I was fortunate to be awarded a Humboldt Fellowship to work at the Max Planck Institute for Molecular Genetics in Berlin with Mark Achtman. There I could fuse my interests in sequences with population biology concepts, and distilled them into the multilocus sequence typing (MLST) approach. Shortly after my return, I migrated to the Zoology Department at Oxford, with a Wellcome Trust Senior Fellowship sponsored by Brian Spratt. I've benefited from the strong emphasis on evolution and population dynamics that this department has.

SW: Before we look at your key papers, can you comment on the human impact of meningococcal disease?

In the period prior to the introduction of the MenC conjugate vaccine it was a major cause of death in young people in the UK. Today in sub-Saharan Africa it remains a major problem; about once a decade it reaches epidemic proportions, causing tens of thousands of deaths.
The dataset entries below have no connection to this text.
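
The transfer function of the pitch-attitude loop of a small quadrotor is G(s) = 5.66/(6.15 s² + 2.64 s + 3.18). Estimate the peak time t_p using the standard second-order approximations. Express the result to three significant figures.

t_p ≈ 4.58 s

Dividing through by 6.15: denominator becomes s² + 0.4293 s + 0.5171.
So ω_n = √0.5171 = 0.719 rad/s and ζ = 0.4293/(2·0.719) = 0.298.
ω_d = ω_n√(1−ζ²) = 0.686 rad/s. t_p = π/ω_d = 4.58 s.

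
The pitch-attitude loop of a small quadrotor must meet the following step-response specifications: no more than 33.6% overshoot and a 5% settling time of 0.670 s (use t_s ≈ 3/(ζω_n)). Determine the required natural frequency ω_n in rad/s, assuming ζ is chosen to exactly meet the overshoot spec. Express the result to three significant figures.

ω_n ≈ 13.7 rad/s

From %OS = 100·exp(−πζ/√(1−ζ²)), invert to get ζ = −ln(OS)/√(π² + ln²(OS)) with OS = 0.336.
−ln 0.336 = 1.091, so ζ = 1.091/√(π² + 1.190) = 0.328.
From t_s ≈ 3/(ζω_n): ω_n = 3/(ζ·t_s) = 3/(0.328·0.670) = 13.7 rad/s.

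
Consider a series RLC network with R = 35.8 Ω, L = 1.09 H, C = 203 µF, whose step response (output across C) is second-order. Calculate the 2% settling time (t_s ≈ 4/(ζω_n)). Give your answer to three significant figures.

t_s ≈ 0.244 s

For a series RLC circuit (capacitor voltage as output), ω_n = 1/√(LC) = 1/√(1.09 H · 203 µF) = 67.2 rad/s.
ζ = (R/2)·√(C/L) = (35.8/2)·√(203 µF/1.09 H) = 0.244.
t_s ≈ 4/(ζω_n) = 0.244 s.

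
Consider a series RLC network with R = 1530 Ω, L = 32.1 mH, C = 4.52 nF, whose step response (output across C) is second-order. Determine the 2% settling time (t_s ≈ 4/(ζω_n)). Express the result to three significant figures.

For a series RLC circuit (capacitor voltage as output), ω_n = 1/√(LC) = 1/√(32.1 mH · 4.52 nF) = 83000 rad/s.
ζ = (R/2)·√(C/L) = (1530/2)·√(4.52 nF/32.1 mH) = 0.287.
t_s ≈ 4/(ζω_n) = 0.000168 s.

t_s ≈ 0.000168 s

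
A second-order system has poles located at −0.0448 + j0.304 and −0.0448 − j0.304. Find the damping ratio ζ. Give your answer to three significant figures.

ζ ≈ 0.146

|pole| = ω_n = √(0.0448² + 0.304²) = 0.307 rad/s; ζ = cos θ = σ/ω_n = 0.146.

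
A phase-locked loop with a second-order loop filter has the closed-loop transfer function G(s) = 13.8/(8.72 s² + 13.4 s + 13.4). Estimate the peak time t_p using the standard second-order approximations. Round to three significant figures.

t_p ≈ 3.23 s

Dividing through by 8.72: denominator becomes s² + 1.537 s + 1.537.
So ω_n = √1.537 = 1.24 rad/s and ζ = 1.537/(2·1.24) = 0.620.
ω_d = ω_n√(1−ζ²) = 0.973 rad/s. t_p = π/ω_d = 3.23 s.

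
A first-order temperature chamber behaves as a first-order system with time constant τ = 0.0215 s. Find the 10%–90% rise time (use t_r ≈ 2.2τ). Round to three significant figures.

t_r ≈ 2.2τ = 0.0473 s.

t_r ≈ 0.0473 s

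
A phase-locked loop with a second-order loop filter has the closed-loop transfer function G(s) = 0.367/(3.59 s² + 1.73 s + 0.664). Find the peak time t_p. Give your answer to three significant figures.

Dividing through by 3.59: denominator becomes s² + 0.4819 s + 0.1850.
So ω_n = √0.1850 = 0.430 rad/s and ζ = 0.4819/(2·0.430) = 0.560.
The damped frequency ω_d = ω_n√(1−ζ²) = 0.356 rad/s. t_p = π/ω_d = 8.82 s.

t_p ≈ 8.82 s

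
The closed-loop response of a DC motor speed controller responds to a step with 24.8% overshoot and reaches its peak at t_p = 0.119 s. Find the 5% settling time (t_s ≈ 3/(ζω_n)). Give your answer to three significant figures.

ζ from %OS: ζ = |ln 0.248|/√(π²+ln²0.248) = 0.406.
From t_p = π/ω_d, ω_d = π/0.119 = 26.4 rad/s, so ω_n = ω_d/√(1−ζ²) = 28.9 rad/s.
t_s ≈ 3/(ζω_n) = 3/(0.406·28.9) = 0.256 s.

t_s ≈ 0.256 s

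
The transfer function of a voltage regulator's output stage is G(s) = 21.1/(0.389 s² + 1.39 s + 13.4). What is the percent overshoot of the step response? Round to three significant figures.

Dividing through by 0.389: denominator becomes s² + 3.573 s + 34.45.
So ω_n = √34.45 = 5.87 rad/s and ζ = 3.573/(2·5.87) = 0.304.
Overshoot: exp(−π·0.304/√(1−0.304²)) = 0.366, i.e. 36.6%.

%OS ≈ 36.6%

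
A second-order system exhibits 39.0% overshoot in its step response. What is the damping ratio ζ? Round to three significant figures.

From %OS = 100·exp(−πζ/√(1−ζ²)), invert to get ζ = −ln(OS)/√(π² + ln²(OS)) with OS = 0.390.
−ln 0.390 = 0.9416, so ζ = 0.9416/√(π² + 0.8866) = 0.287.

ζ ≈ 0.287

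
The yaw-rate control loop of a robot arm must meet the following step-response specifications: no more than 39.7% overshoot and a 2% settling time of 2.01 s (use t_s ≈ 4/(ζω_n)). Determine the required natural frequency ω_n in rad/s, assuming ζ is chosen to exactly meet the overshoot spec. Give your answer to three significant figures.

ζ = −ln(OS)/√(π² + (ln OS)²). With OS = 0.397, ln OS = −0.9238 and ζ = 0.9238/3.275 = 0.282.
Then ω_n = 4/(ζ t_s) = 4/(0.282 × 2.01) = 7.05 rad/s.

ω_n ≈ 7.05 rad/s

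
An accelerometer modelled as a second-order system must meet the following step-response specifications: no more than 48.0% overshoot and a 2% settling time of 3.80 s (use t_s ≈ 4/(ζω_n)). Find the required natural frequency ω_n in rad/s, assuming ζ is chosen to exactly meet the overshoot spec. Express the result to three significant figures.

From %OS = 100·exp(−πζ/√(1−ζ²)), invert to get ζ = −ln(OS)/√(π² + ln²(OS)) with OS = 0.480.
−ln 0.480 = 0.7340, so ζ = 0.7340/√(π² + 0.5387) = 0.228.
Then ω_n = 4/(ζ t_s) = 4/(0.228 × 3.80) = 4.63 rad/s.

ω_n ≈ 4.63 rad/s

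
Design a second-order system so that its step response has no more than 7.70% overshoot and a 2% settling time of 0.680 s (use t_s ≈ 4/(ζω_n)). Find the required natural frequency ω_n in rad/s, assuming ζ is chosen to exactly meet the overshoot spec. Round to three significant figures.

ω_n ≈ 9.30 rad/s

Inverting the overshoot relation: ζ = |ln 0.0770|/√(π² + ln²0.0770) = 0.632.
Then ω_n = 4/(ζ t_s) = 4/(0.632 × 0.680) = 9.30 rad/s.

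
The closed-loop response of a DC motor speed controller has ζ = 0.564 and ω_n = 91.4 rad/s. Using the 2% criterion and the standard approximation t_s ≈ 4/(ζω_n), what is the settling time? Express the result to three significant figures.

t_s ≈ 4/(ζω_n) = 4/(0.564 × 91.4) = 0.0776 s.

t_s ≈ 0.0776 s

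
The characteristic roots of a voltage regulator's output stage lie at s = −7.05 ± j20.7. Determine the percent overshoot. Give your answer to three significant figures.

|pole| = ω_n = √(7.05² + 20.7²) = 21.9 rad/s; ζ = cos θ = σ/ω_n = 0.322.
%OS = 100 e^{−πζ/√(1−ζ²)} with ζ = 0.322 gives 34.3%.

%OS ≈ 34.3%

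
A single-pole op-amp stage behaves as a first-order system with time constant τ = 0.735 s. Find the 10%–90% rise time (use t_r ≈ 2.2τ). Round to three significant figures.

t_r ≈ 1.62 s

t_r ≈ 2.2τ = 1.62 s.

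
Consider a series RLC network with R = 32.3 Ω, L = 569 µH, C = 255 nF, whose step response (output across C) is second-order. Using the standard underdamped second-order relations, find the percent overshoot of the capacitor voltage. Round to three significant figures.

For a series RLC circuit (capacitor voltage as output), ω_n = 1/√(LC) = 1/√(569 µH · 255 nF) = 83000 rad/s.
ζ = (R/2)·√(C/L) = (32.3/2)·√(255 nF/569 µH) = 0.342.
Overshoot: exp(−π·0.342/√(1−0.342²)) = 0.319, i.e. 31.9%.

%OS ≈ 31.9%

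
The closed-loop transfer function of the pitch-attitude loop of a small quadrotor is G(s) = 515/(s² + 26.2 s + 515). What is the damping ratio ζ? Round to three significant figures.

ζ ≈ 0.577

Comparing the denominator to s² + 2ζω_n s + ω_n²: ω_n = √515 = 22.7 rad/s, and 2ζω_n = 26.2 so ζ = 26.2/(2·22.7) = 0.577.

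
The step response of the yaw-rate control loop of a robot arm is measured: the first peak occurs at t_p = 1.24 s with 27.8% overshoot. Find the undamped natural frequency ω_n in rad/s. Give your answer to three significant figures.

From the overshoot, ζ = −ln(OS)/√(π²+ln²(OS)) = 0.377.
From t_p = π/ω_d, ω_d = π/1.24 = 2.53 rad/s, so ω_n = ω_d/√(1−ζ²) = 2.74 rad/s.

ω_n ≈ 2.74 rad/s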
Meningococcal septicemia is extremely dangerous: it develops rapidly, and is therefore a terrifying disease for parents because a healthy child can deteriorate to a life-threatening condition within hours.

SW: What is the main theme of the papers in the Special Topics analysis?
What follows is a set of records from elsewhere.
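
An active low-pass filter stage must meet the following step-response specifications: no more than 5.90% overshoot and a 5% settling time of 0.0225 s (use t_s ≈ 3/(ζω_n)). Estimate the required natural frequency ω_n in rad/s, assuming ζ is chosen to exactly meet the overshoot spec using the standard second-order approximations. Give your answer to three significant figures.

ω_n ≈ 199 rad/s

Inverting the overshoot relation: ζ = |ln 0.0590|/√(π² + ln²0.0590) = 0.669.
From t_s ≈ 3/(ζω_n): ω_n = 3/(ζ·t_s) = 3/(0.669·0.0225) = 199 rad/s.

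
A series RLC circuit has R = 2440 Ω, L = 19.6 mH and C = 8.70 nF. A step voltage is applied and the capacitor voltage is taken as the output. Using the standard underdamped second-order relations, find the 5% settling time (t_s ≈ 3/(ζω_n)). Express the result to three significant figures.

For a series RLC circuit (capacitor voltage as output), ω_n = 1/√(LC) = 1/√(19.6 mH · 8.70 nF) = 76600 rad/s.
ζ = (R/2)·√(C/L) = (2440/2)·√(8.70 nF/19.6 mH) = 0.813.
t_s ≈ 3/(ζω_n) = 0.0000482 s.

t_s ≈ 0.0000482 s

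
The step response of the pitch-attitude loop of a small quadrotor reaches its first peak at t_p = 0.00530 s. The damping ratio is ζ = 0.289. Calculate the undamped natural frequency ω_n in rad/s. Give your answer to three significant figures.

Peak time t_p = π/ω_d, so ω_d = π/t_p = π/0.00530 = 593 rad/s.
ω_n = ω_d/√(1−ζ²) = 593/√0.916 = 619 rad/s.

ω_n ≈ 619 rad/s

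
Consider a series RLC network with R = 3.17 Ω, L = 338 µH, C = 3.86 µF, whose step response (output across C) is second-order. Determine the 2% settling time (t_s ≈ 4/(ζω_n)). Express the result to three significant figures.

For a series RLC circuit (capacitor voltage as output), ω_n = 1/√(LC) = 1/√(338 µH · 3.86 µF) = 27700 rad/s.
ζ = (R/2)·√(C/L) = (3.17/2)·√(3.86 µF/338 µH) = 0.169.
t_s ≈ 4/(ζω_n) = 0.000853 s.

t_s ≈ 0.000853 s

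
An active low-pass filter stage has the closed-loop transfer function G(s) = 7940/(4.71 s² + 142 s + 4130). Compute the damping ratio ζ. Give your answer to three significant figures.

Dividing through by 4.71: denominator becomes s² + 30.15 s + 876.9.
So ω_n = √876.9 = 29.6 rad/s and ζ = 30.15/(2·29.6) = 0.509.

ζ ≈ 0.509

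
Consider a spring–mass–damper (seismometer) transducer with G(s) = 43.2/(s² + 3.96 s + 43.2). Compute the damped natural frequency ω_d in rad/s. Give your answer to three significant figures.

ω_n = √43.2 = 6.57 rad/s; ζ = 3.96/(2·6.57) = 0.301.
ω_d = ω_n√(1−ζ²) = 6.27 rad/s.

ω_d ≈ 6.27 rad/s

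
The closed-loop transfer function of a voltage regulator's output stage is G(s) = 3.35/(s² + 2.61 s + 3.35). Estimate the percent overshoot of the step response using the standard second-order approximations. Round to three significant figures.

%OS ≈ 4.10%

Comparing the denominator to s² + 2ζω_n s + ω_n²: ω_n = √3.35 = 1.83 rad/s, and 2ζω_n = 2.61 so ζ = 2.61/(2·1.83) = 0.713.
Overshoot: exp(−π·0.713/√(1−0.713²)) = 0.0410, i.e. 4.10%.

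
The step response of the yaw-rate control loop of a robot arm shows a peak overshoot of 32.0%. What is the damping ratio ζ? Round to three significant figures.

From %OS = 100·exp(−πζ/√(1−ζ²)), invert to get ζ = −ln(OS)/√(π² + ln²(OS)) with OS = 0.320.
−ln 0.320 = 1.139, so ζ = 1.139/√(π² + 1.298) = 0.341.

ζ ≈ 0.341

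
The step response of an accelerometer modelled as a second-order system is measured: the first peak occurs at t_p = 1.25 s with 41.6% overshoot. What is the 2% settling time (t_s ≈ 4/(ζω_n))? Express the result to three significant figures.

From the overshoot, ζ = −ln(OS)/√(π²+ln²(OS)) = 0.269.
t_p = π/ω_d ⇒ ω_d = 2.51 rad/s; then ω_n = ω_d/√(1−ζ²) = 2.61 rad/s.
t_s ≈ 4/(ζω_n) = 4/(0.269·2.61) = 5.70 s.

t_s ≈ 5.70 s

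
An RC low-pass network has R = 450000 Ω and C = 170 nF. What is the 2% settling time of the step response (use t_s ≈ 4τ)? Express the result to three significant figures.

t_s ≈ 0.306 s

τ = RC = 450000 × 170 nF = 0.0765 s.
t_s ≈ 4τ = 0.306 s.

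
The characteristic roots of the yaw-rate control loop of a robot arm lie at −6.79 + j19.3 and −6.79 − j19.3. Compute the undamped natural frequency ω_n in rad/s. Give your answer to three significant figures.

|pole| = ω_n = √(6.79² + 19.3²) = 20.5 rad/s; ζ = cos θ = σ/ω_n = 0.332.

ω_n ≈ 20.5 rad/s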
The puzzling thing about meningococcus is that it is ubiquitous; most people carry many meningococci harmlessly. These papers show the extent of diversity in meningococcal populations, but also that this diversity is structured.

There are 13 meningococcal serogroups, five of which are responsible for most cases of disease. These correspond to different capsular polysaccharides, which contributes towards virulence. Beneath that primary distinction, gene sequencing has elucidated a huge amount of genetic and further antigenic diversity. This has shown us that some groups are more likely to cause the disease than others.

What we have is a conundrum: an organism that is apparently a terrible pathogen but is actually a highly adapted commensal organism. So we have to ask the questions: Why does this normal commensal turn nasty, and why do only some variants turn nasty? That's a unifying theme in our research and the papers in this Special Topics analysis.

SW: Most of the papers in this decadal survey cite an earlier 1998 paper (Maiden MCJ, et al., "Multilocus sequence typing: A portable approach to the identification of clones within populations of pathogenic microorganisms," PNAS USA 95[6]:3140-5, 17 March 1998) on multilocus sequence typing (MLST), a technique that you and your colleagues invented.

Yes. The 1998 paper is important because it established a major paradigm for molecular epidemiology. We were fortunate that the Neisseria field had a group of us who had worked on different aspects of the problem, which is what you need for an innovative team. By getting the major players together our research was immediately acceptable to the Neisseria community. Our approach worked, enabling us to characterize microbial populations.

It triggered a cascade of MLST schemes for various bacteria, mainly but not exclusively pathogens. Many of our papers from the past decade are based on this approach. The typing of Campylobacter jejuni, for example, was a complete mess when we got into the field, but MLST analyses have given us a good idea of where it comes from.